Afterwards a Dublin government spokesman said he hoped that this would reduce the accusations by Unionists. But Jim Allister of the Democratic Unionists in Belfast claimed that the republic showed no signs of dealing with other ''wanted'' terrorists within its borders. He claimed that this could only be done by ''proper extradition,'' that is by handing over suspects to stand trial in the North.

So far the republic has declined to do this. Southerners claim that extradition of suspects, who could claim a political motive for their alleged actions, would raise complex constitutional problems. So, despite the existing cross-border legislation, the north-South deadlock remains because of security and extradition issues.

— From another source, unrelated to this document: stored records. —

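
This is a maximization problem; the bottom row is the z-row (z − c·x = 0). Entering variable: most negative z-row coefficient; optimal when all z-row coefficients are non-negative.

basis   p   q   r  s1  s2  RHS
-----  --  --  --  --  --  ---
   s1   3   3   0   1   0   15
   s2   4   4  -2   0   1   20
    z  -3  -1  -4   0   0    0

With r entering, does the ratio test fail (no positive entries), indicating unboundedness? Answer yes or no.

Every constraint-row entry in column r is ≤ 0, so increasing r is unbounded.

yes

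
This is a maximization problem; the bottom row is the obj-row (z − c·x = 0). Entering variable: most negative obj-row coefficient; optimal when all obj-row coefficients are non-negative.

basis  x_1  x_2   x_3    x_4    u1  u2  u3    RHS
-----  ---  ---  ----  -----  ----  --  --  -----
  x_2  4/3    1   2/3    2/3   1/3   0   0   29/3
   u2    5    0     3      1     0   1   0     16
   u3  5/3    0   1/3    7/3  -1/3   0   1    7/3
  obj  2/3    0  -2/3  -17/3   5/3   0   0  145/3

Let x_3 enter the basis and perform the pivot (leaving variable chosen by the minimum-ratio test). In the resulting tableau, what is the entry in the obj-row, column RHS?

467/9

Ratio test on column x_3 — row 1: (29/3)/(2/3) = 29/2; row 2: 16/3 = 16/3; row 3: (7/3)/(1/3) = 7. Minimum is 16/3 at row 2 (u2 leaves); pivot element 3.
Divide row 2 by 3; eliminate column x_3 from the other rows.
obj-row update in column RHS: 145/3 − (-2/3)·(16/3) = 467/9.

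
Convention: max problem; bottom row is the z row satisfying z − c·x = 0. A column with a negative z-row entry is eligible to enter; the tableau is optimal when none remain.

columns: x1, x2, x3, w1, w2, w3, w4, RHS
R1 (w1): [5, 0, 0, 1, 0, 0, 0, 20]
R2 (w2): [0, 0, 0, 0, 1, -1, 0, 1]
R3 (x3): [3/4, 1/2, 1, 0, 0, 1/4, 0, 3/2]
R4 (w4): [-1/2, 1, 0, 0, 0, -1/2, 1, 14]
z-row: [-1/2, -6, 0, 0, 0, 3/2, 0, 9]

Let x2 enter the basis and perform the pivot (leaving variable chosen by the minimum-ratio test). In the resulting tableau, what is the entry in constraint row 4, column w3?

Ratio test on column x2 — row 1: entry 0 ≤ 0; row 2: entry 0 ≤ 0; row 3: (3/2)/(1/2) = 3; row 4: 14/1 = 14. Minimum is 3 at row 3 (x3 leaves); pivot element 1/2.
Divide row 3 by 1/2; eliminate column x2 from the other rows.
Row 4 update in column w3: -1/2 − 1·(1/2) = -1.

-1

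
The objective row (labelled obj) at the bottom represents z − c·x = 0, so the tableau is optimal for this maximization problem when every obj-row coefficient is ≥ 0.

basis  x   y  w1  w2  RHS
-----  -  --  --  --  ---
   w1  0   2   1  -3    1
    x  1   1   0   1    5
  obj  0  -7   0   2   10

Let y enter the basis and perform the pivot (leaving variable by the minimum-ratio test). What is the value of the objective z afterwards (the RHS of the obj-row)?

Ratio test on column y — row 1: 1/2 = 1/2; row 2: 5/1 = 5. Minimum is 1/2 at row 1 (w1 leaves); pivot element 2.
Pivot on row 1; the obj-row RHS becomes 10 − (-7)·(1/2) = 27/2.

27/2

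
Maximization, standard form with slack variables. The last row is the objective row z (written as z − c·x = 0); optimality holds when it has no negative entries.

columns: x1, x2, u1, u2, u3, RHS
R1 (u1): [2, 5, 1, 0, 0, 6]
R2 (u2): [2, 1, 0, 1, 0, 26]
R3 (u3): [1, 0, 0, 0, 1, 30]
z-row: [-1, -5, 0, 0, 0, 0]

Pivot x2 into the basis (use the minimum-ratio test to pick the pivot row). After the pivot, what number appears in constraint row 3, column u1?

Ratio test on column x2 — row 1: 6/5 = 6/5; row 2: 26/1 = 26; row 3: entry 0 ≤ 0. Minimum is 6/5 at row 1 (u1 leaves); pivot element 5.
Divide row 1 by 5; eliminate column x2 from the other rows.
Row 3 update in column u1: 0 − 0·(1/5) = 0.

0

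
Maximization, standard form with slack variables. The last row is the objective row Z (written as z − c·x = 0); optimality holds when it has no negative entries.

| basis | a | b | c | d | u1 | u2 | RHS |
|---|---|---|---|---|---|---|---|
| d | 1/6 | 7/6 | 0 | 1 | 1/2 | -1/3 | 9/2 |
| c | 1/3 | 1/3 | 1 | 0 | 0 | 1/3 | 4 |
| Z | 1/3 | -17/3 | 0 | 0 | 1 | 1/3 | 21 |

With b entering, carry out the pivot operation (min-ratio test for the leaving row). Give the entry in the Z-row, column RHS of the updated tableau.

Ratio test on column b — row 1: (9/2)/(7/6) = 27/7; row 2: 4/(1/3) = 12. Minimum is 27/7 at row 1 (d leaves); pivot element 7/6.
Divide row 1 by 7/6; eliminate column b from the other rows.
Z-row update in column RHS: 21 − (-17/3)·(27/7) = 300/7.

300/7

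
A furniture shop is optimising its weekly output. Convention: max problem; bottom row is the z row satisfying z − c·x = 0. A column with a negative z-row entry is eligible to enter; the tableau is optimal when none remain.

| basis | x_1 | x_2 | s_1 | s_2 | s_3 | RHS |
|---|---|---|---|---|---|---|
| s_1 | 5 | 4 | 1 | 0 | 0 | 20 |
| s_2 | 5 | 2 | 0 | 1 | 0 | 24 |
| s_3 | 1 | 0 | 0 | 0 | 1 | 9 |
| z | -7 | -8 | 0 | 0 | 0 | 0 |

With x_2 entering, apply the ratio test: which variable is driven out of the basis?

Column x_2 entries and ratios — s_1: 20/4 = 5; s_2: 24/2 = 12; s_3: 0 ≤ 0, skip.
Smallest ratio is 5 in the row of s_1, so s_1 leaves.

s_1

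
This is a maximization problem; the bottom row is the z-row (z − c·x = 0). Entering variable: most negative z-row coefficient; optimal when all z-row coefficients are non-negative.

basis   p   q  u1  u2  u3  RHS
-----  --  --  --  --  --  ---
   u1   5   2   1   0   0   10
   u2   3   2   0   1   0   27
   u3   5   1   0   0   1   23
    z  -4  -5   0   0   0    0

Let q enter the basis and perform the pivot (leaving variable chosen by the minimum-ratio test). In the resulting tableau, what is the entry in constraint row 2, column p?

-2

Ratio test on column q — row 1: 10/2 = 5; row 2: 27/2 = 27/2; row 3: 23/1 = 23. Minimum is 5 at row 1 (u1 leaves); pivot element 2.
Divide row 1 by 2; eliminate column q from the other rows.
Row 2 update in column p: 3 − 2·(5/2) = -2.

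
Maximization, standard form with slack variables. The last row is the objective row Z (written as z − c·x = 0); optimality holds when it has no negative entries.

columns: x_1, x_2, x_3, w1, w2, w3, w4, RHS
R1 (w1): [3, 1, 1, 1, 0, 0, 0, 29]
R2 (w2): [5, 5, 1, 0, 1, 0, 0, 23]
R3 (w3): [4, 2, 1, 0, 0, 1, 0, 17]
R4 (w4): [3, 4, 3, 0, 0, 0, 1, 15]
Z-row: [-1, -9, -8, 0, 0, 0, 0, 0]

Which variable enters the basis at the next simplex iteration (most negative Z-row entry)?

x_2

Negative Z-row entries: x_1: -1, x_2: -9, x_3: -8.
The most negative is -9 in column x_2, so x_2 enters.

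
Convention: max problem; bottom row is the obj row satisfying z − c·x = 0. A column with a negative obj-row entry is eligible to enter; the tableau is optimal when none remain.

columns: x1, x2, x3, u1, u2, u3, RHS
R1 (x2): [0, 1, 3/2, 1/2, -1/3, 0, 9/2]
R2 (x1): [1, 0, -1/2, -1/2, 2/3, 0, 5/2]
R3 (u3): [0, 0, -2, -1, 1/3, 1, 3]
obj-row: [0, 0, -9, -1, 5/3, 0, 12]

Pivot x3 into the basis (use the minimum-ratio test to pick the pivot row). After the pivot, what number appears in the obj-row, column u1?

Ratio test on column x3 — row 1: (9/2)/(3/2) = 3; row 2: entry -1/2 ≤ 0; row 3: entry -2 ≤ 0. Minimum is 3 at row 1 (x2 leaves); pivot element 3/2.
Divide row 1 by 3/2; eliminate column x3 from the other rows.
obj-row update in column u1: -1 − (-9)·(1/3) = 2.

2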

There have been some positive signs. The republic has agreed to provide natural gas at a competitive price to the North's hard-hit gas industry. The Irish Premier Charles Haughey has been sympathetic toward providing a possible order for Belfast's ailing shipbuilding industry. And he has intervened to try to persuade the European Community to provide some much needed money to improve Belfast's housing. Yet these hopeful signs are outweighed by Northern suspicions of not only the republic but of Mr. Haughey himself.

He has long been regarded in the North as a hard-line Republican. Recently his failure to back Britain in the Falklands crisis have further incensed his Unionist critics. Relations between Britain and Ireland are said to be chilly in the Falklands aftermath. A further meeting between England's Margaret Thatcher and Haughey, has not been scheduled.

Haughey, with not a little Irish whimsy, said that as Britain had been preoccupied with the Falklands ''to put it mildly,'' he had not deemed it appropriate to ask for a summit meeting. In plain terms that means that the Irish border, and the resultant North-South rift, is more rather than less entrenched after the events of recent weeks.